RMTC Executive Director Scot Waterman D.V.M. encouraged regulators to look into mitigating and aggravating circumstances when determining punishments. While citing the Association of Racing Commissioners’ International’s Classification Guidelines for Foreign Substances as an excellent starting point, he said it is important to look at each individual case.
Waterman also outlined how improved protocol in collecting samples and transportation to testing labs has made those steps in the process virtually unquestionable.
“There is a tremendous level of documentation at every step,” Waterman said.

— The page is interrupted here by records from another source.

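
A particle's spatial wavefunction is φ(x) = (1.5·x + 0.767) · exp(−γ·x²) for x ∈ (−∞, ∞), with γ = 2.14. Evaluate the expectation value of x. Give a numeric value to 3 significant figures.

⟨x⟩ = ∫ x·|φ|² dx / ∫|φ|² dx (integrals over the domain).
Expand each integrand as polynomial × e^(−2γx²) and use ∫x^(2j)·e^(−2γx²) dx = (2j−1)!!/(4γ)^j · √(π/(2γ)), odd powers → 0; here √(π/(2γ)) = 0.85675.
State is unnormalized: ∫|φ|² dx = 0.72921, and ∫φ*·x·φ dx = 0.23030, so ⟨x⟩ = 0.23030 / 0.72921.
⟨x⟩ = 0.31582.

0.316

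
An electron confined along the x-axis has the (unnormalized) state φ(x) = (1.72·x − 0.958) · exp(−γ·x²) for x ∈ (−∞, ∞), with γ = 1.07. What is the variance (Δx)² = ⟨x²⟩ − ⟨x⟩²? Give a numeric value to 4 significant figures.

Compute ⟨x⟩ and ⟨x²⟩ separately, then (Δx)² = ⟨x²⟩ − ⟨x⟩².
Expand each integrand as polynomial × e^(−2γx²) and use ∫x^(2j)·e^(−2γx²) dx = (2j−1)!!/(4γ)^j · √(π/(2γ)), odd powers → 0; here √(π/(2γ)) = 1.2116.
Normalization: ∫|φ|² dx = 1.9495.
⟨x⟩ = -0.47855 and ⟨x²⟩ = 0.43439.
(Δx)² = 0.43439 − (-0.47855)² = 0.20538.

0.2054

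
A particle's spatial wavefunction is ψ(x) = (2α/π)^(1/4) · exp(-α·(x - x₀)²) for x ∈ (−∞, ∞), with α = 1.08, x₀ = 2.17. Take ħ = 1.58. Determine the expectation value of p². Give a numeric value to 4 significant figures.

2.696

p² ψ = −ħ² d²ψ/dx²; ⟨p²⟩ = −ħ² ∫ ψ*·ψ'' dx.
Gaussian moments (u = x − x₀): ∫u^(2j)·e^(−2αu²) du = (2j−1)!!/(4α)^j · √(π/(2α)), odd powers integrate to 0; here √(π/(2α)) = 1.2060. Derivatives: d/dx e^(−αu²) = −2αu·e^(−αu²), d²/dx² e^(−αu²) = (4α²u² − 2α)·e^(−αu²).
⟨p²⟩ = 2.6961.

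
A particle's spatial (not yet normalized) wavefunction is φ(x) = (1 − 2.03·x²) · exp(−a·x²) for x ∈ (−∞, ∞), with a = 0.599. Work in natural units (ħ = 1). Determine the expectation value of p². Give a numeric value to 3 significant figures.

p² φ = −ħ² d²φ/dx²; ⟨p²⟩ = −ħ² ∫ φ*·φ'' dx / ∫|φ|² dx.
Expand each integrand as polynomial × e^(−2ax²) and use ∫x^(2j)·e^(−2ax²) dx = (2j−1)!!/(4a)^j · √(π/(2a)), odd powers → 0; here √(π/(2a)) = 1.6194. Differentiate with the product rule, d/dx e^(−ax²) = −2ax·e^(−ax²).
State is unnormalized: ∫|φ|² dx = 2.3626, and ∫φ*·(−ħ² φ'') dx = 7.4877, so ⟨p²⟩ = 7.4877 / 2.3626.
⟨p²⟩ = 3.1692.

3.17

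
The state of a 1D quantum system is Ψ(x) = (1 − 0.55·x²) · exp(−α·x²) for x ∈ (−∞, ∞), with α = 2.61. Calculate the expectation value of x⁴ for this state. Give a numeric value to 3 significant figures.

⟨x⁴⟩ = ∫ x⁴·|Ψ|² dx / ∫|Ψ|² dx (integrals over the domain).
Expand each integrand as polynomial × e^(−2αx²) and use ∫x^(2j)·e^(−2αx²) dx = (2j−1)!!/(4α)^j · √(π/(2α)), odd powers → 0; here √(π/(2α)) = 0.77578.
State is unnormalized: ∫|Ψ|² dx = 0.70050, and ∫Ψ*·x⁴·Ψ dx = 0.012178, so ⟨x⁴⟩ = 0.012178 / 0.70050.
⟨x⁴⟩ = 0.017385.

0.0174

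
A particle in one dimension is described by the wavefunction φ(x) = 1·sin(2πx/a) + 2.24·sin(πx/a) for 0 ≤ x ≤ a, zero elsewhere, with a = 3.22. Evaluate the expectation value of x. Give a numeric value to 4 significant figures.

⟨x⟩ = ∫ x·|φ|² dx / ∫|φ|² dx (integrals over the domain).
On 0 ≤ x ≤ a (j ≠ l): ∫sin²(jπx/a) dx = a/2, ∫sin(jπx/a)·sin(lπx/a) dx = 0; diagonal moments ∫x·sin²(jπx/a) dx = a²/4, ∫x²·sin²(jπx/a) dx = a³·(1/6 − 1/(4j²π²)); cross terms ∫x·sin(jπx/a)·sin(lπx/a) dx = 0 for j + l even and −4jla²/(π²(j² − l²)²) for j + l odd, ∫x²·sin(jπx/a)·sin(lπx/a) dx = (−1)^(j+l)·4jla³/(π²(j² − l²)²); higher powers the same way via product-to-sum and parts.
State is unnormalized: ∫|φ|² dx = 9.6883, and ∫φ*·x·φ dx = 11.415, so ⟨x⟩ = 11.415 / 9.6883.
⟨x⟩ = 1.1782.

1.178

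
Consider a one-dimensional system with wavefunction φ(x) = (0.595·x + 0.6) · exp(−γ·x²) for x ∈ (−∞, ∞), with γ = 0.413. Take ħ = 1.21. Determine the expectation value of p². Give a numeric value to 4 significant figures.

1.056

p² φ = −ħ² d²φ/dx²; ⟨p²⟩ = −ħ² ∫ φ*·φ'' dx / ∫|φ|² dx.
Expand each integrand as polynomial × e^(−2γx²) and use ∫x^(2j)·e^(−2γx²) dx = (2j−1)!!/(4γ)^j · √(π/(2γ)), odd powers → 0; here √(π/(2γ)) = 1.9502. Differentiate with the product rule, d/dx e^(−γx²) = −2γx·e^(−γx²).
State is unnormalized: ∫|φ|² dx = 1.1200, and ∫φ*·(−ħ² φ'') dx = 1.1827, so ⟨p²⟩ = 1.1827 / 1.1200.
⟨p²⟩ = 1.0559.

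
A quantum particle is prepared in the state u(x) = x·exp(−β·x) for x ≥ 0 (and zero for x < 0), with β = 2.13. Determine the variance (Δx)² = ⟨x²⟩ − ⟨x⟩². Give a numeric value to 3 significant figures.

0.165

Compute ⟨x⟩ and ⟨x²⟩ separately, then (Δx)² = ⟨x²⟩ − ⟨x⟩².
Every integrand reduces to terms xʲ·e^(−2βx) on [0, ∞); use ∫₀^∞ xʲ·e^(−2βx) dx = j!/(2β)^(j+1).
Normalization: ∫|u|² dx = 0.025870.
⟨x⟩ = 0.70423 and ⟨x²⟩ = 0.66124.
(Δx)² = 0.66124 − (0.70423)² = 0.16531.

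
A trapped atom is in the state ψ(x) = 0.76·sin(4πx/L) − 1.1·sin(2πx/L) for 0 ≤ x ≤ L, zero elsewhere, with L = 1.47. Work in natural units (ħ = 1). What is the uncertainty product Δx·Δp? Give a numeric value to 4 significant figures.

1.568

Δx = √(⟨x²⟩−⟨x⟩²), Δp = √(⟨p²⟩−⟨p⟩²).
On 0 ≤ x ≤ L (j ≠ l): ∫sin²(jπx/L) dx = L/2, ∫sin(jπx/L)·sin(lπx/L) dx = 0; diagonal moments ∫x·sin²(jπx/L) dx = L²/4, ∫x²·sin²(jπx/L) dx = L³·(1/6 − 1/(4j²π²)); cross terms ∫x·sin(jπx/L)·sin(lπx/L) dx = 0 for j + l even and −4jlL²/(π²(j² − l²)²) for j + l odd, ∫x²·sin(jπx/L)·sin(lπx/L) dx = (−1)^(j+l)·4jlL³/(π²(j² − l²)²); higher powers the same way via product-to-sum and parts. d²/dx² sin(jπx/L) = −(jπ/L)²·sin(jπx/L); on 0 ≤ x ≤ L, ∫sin²(jπx/L) dx = L/2 and ∫sin(jπx/L)·sin(lπx/L) dx = 0 for j ≠ l, so only diagonal terms survive in ∫|ψ|² and ∫ψ·ψ″; ∫ψ·ψ′ dx = [ψ²/2] between the walls = 0.
Normalization: ∫|ψ|² dx = 1.3139.
⟨x⟩ = 0.73500, ⟨x²⟩ = 0.60855 ⇒ Δx = 0.26139.
⟨p⟩ = 0.0000, ⟨p²⟩ = 35.979 ⇒ Δp = 5.9982.
Δx·Δp = 1.5679.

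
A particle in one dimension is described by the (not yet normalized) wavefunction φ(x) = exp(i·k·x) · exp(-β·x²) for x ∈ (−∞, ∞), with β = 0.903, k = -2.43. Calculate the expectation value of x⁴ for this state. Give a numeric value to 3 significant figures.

0.230

⟨x⁴⟩ = ∫ x⁴·|φ|² dx / ∫|φ|² dx (integrals over the domain).
Gaussian moments: ∫x^(2j)·e^(−2βx²) dx = (2j−1)!!/(4β)^j · √(π/(2β)), odd powers integrate to 0; here √(π/(2β)) = 1.3189.
State is unnormalized: ∫|φ|² dx = 1.3189, and ∫φ*·x⁴·φ dx = 0.30328, so ⟨x⁴⟩ = 0.30328 / 1.3189.
⟨x⁴⟩ = 0.22995.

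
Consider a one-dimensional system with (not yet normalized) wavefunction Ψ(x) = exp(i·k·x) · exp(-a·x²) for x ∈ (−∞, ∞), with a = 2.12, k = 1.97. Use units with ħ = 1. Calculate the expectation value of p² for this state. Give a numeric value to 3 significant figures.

6.00

p² Ψ = −ħ² d²Ψ/dx²; ⟨p²⟩ = −ħ² ∫ Ψ*·Ψ'' dx / ∫|Ψ|² dx.
Gaussian moments: ∫x^(2j)·e^(−2ax²) dx = (2j−1)!!/(4a)^j · √(π/(2a)), odd powers integrate to 0; here √(π/(2a)) = 0.86078. Derivatives: Ψ′ = (ik − 2ax)·Ψ, Ψ″ = ((ik − 2ax)² − 2a)·Ψ; the odd-in-x pieces drop out.
State is unnormalized: ∫|Ψ|² dx = 0.86078, and ∫Ψ*·(−ħ² Ψ'') dx = 5.1655, so ⟨p²⟩ = 5.1655 / 0.86078.
⟨p²⟩ = 6.0009.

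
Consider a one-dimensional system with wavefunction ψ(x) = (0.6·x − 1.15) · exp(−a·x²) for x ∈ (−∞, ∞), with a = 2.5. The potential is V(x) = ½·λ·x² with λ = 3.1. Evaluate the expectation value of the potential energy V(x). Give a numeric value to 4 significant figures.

0.1632

⟨V⟩ = ∫ V(x)·|ψ|² dx / ∫|ψ|² dx.
Expand each integrand as polynomial × e^(−2ax²) and use ∫x^(2j)·e^(−2ax²) dx = (2j−1)!!/(4a)^j · √(π/(2a)), odd powers → 0; here √(π/(2a)) = 0.79267.
State is unnormalized: ∫|ψ|² dx = 1.0768, and ∫ψ*·V(x)·ψ dx = 0.17576, so ⟨V⟩ = 0.17576 / 1.0768.
⟨V⟩ = 0.16321.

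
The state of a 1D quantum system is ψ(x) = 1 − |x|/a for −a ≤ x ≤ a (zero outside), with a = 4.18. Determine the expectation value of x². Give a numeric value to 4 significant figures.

1.747

⟨x²⟩ = ∫ x²·|ψ|² dx / ∫|ψ|² dx (integrals over the domain).
ψ is even, so ∫ over [−a, a] = 2∫₀ᵃ with ψ = 1 − x/a there: ∫₀ᵃ (1 − x/a)² dx = a/3, ∫₀ᵃ x²(1 − x/a)² dx = a³/30, ∫₀ᵃ x⁴(1 − x/a)² dx = a⁵/105.
State is unnormalized: ∫|ψ|² dx = 2.7867, and ∫ψ*·x²·ψ dx = 4.8690, so ⟨x²⟩ = 4.8690 / 2.7867.
⟨x²⟩ = 1.7472.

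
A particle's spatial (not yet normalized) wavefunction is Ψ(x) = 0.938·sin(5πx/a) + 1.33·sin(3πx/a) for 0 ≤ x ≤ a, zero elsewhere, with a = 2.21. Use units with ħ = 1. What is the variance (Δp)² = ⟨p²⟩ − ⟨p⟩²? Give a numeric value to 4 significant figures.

28.93

Compute ⟨p⟩ and ⟨p²⟩ separately; (Δp)² = ⟨p²⟩ − ⟨p⟩².
d²/dx² sin(jπx/a) = −(jπ/a)²·sin(jπx/a); on 0 ≤ x ≤ a, ∫sin²(jπx/a) dx = a/2 and ∫sin(jπx/a)·sin(lπx/a) dx = 0 for j ≠ l, so only diagonal terms survive in ∫|Ψ|² and ∫Ψ·Ψ″; ∫Ψ·Ψ′ dx = [Ψ²/2] between the walls = 0.
Normalization: ∫|Ψ|² dx = 2.9269.
⟨p⟩ = 0.0000 and ⟨p²⟩ = 28.927.
(Δp)² = 28.927 − (0.0000)² = 28.927.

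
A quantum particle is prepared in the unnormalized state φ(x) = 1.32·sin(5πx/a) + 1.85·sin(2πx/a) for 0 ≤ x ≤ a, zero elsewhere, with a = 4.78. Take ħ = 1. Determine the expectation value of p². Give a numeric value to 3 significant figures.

p² φ = −ħ² d²φ/dx²; ⟨p²⟩ = −ħ² ∫ φ*·φ'' dx / ∫|φ|² dx.
d²/dx² sin(jπx/a) = −(jπ/a)²·sin(jπx/a); on 0 ≤ x ≤ a, ∫sin²(jπx/a) dx = a/2 and ∫sin(jπx/a)·sin(lπx/a) dx = 0 for j ≠ l, so only diagonal terms survive in ∫|φ|² and ∫φ·φ″; ∫φ·φ′ dx = [φ²/2] between the walls = 0.
State is unnormalized: ∫|φ|² dx = 12.344, and ∫φ*·(−ħ² φ'') dx = 59.104, so ⟨p²⟩ = 59.104 / 12.344.
⟨p²⟩ = 4.7880.

4.79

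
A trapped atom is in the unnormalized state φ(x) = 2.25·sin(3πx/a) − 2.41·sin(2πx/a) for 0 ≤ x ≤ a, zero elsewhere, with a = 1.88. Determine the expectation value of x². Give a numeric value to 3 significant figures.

⟨x²⟩ = ∫ x²·|φ|² dx / ∫|φ|² dx (integrals over the domain).
On 0 ≤ x ≤ a (j ≠ l): ∫sin²(jπx/a) dx = a/2, ∫sin(jπx/a)·sin(lπx/a) dx = 0; diagonal moments ∫x·sin²(jπx/a) dx = a²/4, ∫x²·sin²(jπx/a) dx = a³·(1/6 − 1/(4j²π²)); cross terms ∫x·sin(jπx/a)·sin(lπx/a) dx = 0 for j + l even and −4jla²/(π²(j² − l²)²) for j + l odd, ∫x²·sin(jπx/a)·sin(lπx/a) dx = (−1)^(j+l)·4jla³/(π²(j² − l²)²); higher powers the same way via product-to-sum and parts.
State is unnormalized: ∫|φ|² dx = 10.218, and ∫φ*·x²·φ dx = 18.709, so ⟨x²⟩ = 18.709 / 10.218.
⟨x²⟩ = 1.8309.

1.83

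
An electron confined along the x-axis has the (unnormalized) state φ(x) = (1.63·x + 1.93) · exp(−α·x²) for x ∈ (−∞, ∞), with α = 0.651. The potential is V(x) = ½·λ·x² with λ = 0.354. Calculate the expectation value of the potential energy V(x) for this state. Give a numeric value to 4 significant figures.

0.09720

⟨V⟩ = ∫ V(x)·|φ|² dx / ∫|φ|² dx.
Expand each integrand as polynomial × e^(−2αx²) and use ∫x^(2j)·e^(−2αx²) dx = (2j−1)!!/(4α)^j · √(π/(2α)), odd powers → 0; here √(π/(2α)) = 1.5534.
State is unnormalized: ∫|φ|² dx = 7.3710, and ∫φ*·V(x)·φ dx = 0.71648, so ⟨V⟩ = 0.71648 / 7.3710.
⟨V⟩ = 0.097203.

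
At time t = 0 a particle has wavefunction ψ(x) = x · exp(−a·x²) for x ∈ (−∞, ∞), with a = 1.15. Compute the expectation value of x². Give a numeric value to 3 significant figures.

0.652

⟨x²⟩ = ∫ x²·|ψ|² dx / ∫|ψ|² dx (integrals over the domain).
Expand each integrand as polynomial × e^(−2ax²) and use ∫x^(2j)·e^(−2ax²) dx = (2j−1)!!/(4a)^j · √(π/(2a)), odd powers → 0; here √(π/(2a)) = 1.1687.
State is unnormalized: ∫|ψ|² dx = 0.25407, and ∫ψ*·x²·ψ dx = 0.16570, so ⟨x²⟩ = 0.16570 / 0.25407.
⟨x²⟩ = 0.65217.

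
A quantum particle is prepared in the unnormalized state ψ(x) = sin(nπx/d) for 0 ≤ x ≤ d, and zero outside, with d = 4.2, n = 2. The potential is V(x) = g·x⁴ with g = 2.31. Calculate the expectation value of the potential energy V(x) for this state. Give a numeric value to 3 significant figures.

⟨V⟩ = ∫ V(x)·|ψ|² dx / ∫|ψ|² dx.
With sin²θ = (1 − cos2θ)/2 on 0 ≤ x ≤ d: ∫sin²(nπx/d) dx = d/2, ∫x·sin²(nπx/d) dx = d²/4, ∫x²·sin²(nπx/d) dx = d³·(1/6 − 1/(4n²π²)); higher powers xᵏ the same way, integrating xᵏ·cos(2nπx/d) by parts.
State is unnormalized: ∫|ψ|² dx = 2.1000, and ∫ψ*·V(x)·ψ dx = 265.11, so ⟨V⟩ = 265.11 / 2.1000.
⟨V⟩ = 126.24.

126.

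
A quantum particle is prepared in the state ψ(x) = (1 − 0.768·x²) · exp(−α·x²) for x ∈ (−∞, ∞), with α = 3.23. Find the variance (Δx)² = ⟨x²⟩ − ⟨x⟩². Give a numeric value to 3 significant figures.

0.0604

Compute ⟨x⟩ and ⟨x²⟩ separately, then (Δx)² = ⟨x²⟩ − ⟨x⟩².
Expand each integrand as polynomial × e^(−2αx²) and use ∫x^(2j)·e^(−2αx²) dx = (2j−1)!!/(4α)^j · √(π/(2α)), odd powers → 0; here √(π/(2α)) = 0.69736.
Normalization: ∫|ψ|² dx = 0.62185.
⟨x⟩ = 0.0000 and ⟨x²⟩ = 0.060442.
(Δx)² = 0.060442 − (0.0000)² = 0.060442.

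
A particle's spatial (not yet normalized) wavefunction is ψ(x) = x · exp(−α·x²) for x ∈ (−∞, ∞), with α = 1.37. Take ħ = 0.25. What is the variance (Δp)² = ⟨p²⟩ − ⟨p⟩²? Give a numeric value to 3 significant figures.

0.257

Compute ⟨p⟩ and ⟨p²⟩ separately; (Δp)² = ⟨p²⟩ − ⟨p⟩².
Expand each integrand as polynomial × e^(−2αx²) and use ∫x^(2j)·e^(−2αx²) dx = (2j−1)!!/(4α)^j · √(π/(2α)), odd powers → 0; here √(π/(2α)) = 1.0708. Differentiate with the product rule, d/dx e^(−αx²) = −2αx·e^(−αx²).
Normalization: ∫|ψ|² dx = 0.19540.
⟨p⟩ = 0.0000 and ⟨p²⟩ = 0.25688.
(Δp)² = 0.25688 − (0.0000)² = 0.25688.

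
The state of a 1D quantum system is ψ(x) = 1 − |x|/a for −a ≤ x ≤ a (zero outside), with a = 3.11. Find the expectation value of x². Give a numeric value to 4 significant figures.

0.9672

⟨x²⟩ = ∫ x²·|ψ|² dx / ∫|ψ|² dx (integrals over the domain).
ψ is even, so ∫ over [−a, a] = 2∫₀ᵃ with ψ = 1 − x/a there: ∫₀ᵃ (1 − x/a)² dx = a/3, ∫₀ᵃ x²(1 − x/a)² dx = a³/30, ∫₀ᵃ x⁴(1 − x/a)² dx = a⁵/105.
State is unnormalized: ∫|ψ|² dx = 2.0733, and ∫ψ*·x²·ψ dx = 2.0053, so ⟨x²⟩ = 2.0053 / 2.0733.
⟨x²⟩ = 0.96721.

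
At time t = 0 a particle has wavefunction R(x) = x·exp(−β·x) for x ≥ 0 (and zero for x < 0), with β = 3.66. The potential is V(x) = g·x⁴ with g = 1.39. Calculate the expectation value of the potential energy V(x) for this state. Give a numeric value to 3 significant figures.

⟨V⟩ = ∫ V(x)·|R|² dx / ∫|R|² dx.
Every integrand reduces to terms xʲ·e^(−2βx) on [0, ∞); use ∫₀^∞ xʲ·e^(−2βx) dx = j!/(2β)^(j+1).
State is unnormalized: ∫|R|² dx = 0.0050991, and ∫R*·V(x)·R dx = 0.00088873, so ⟨V⟩ = 0.00088873 / 0.0050991.
⟨V⟩ = 0.17429.

0.174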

Scott Stanley, Ph.D., director of the Kenneth L. Maddy Equine Analytical Chemistry Laboratory at the University of California-Davis, outlined various testing procedures. Stanley encouraged officials to gather all available data before prosecuting cases and encouraged them to use chemists as expert witnesses.
Foreman said the integrity of the sample and the testing will be something that is closely examined by defense lawyers.
Equine toxicologist and pharmacologist George Maylin D.V.M. showed how blood tests can provide more information than urine tests while lawyer Ira Finkelstein, who handles equine law cases, addressed case preparation and evidence compilation.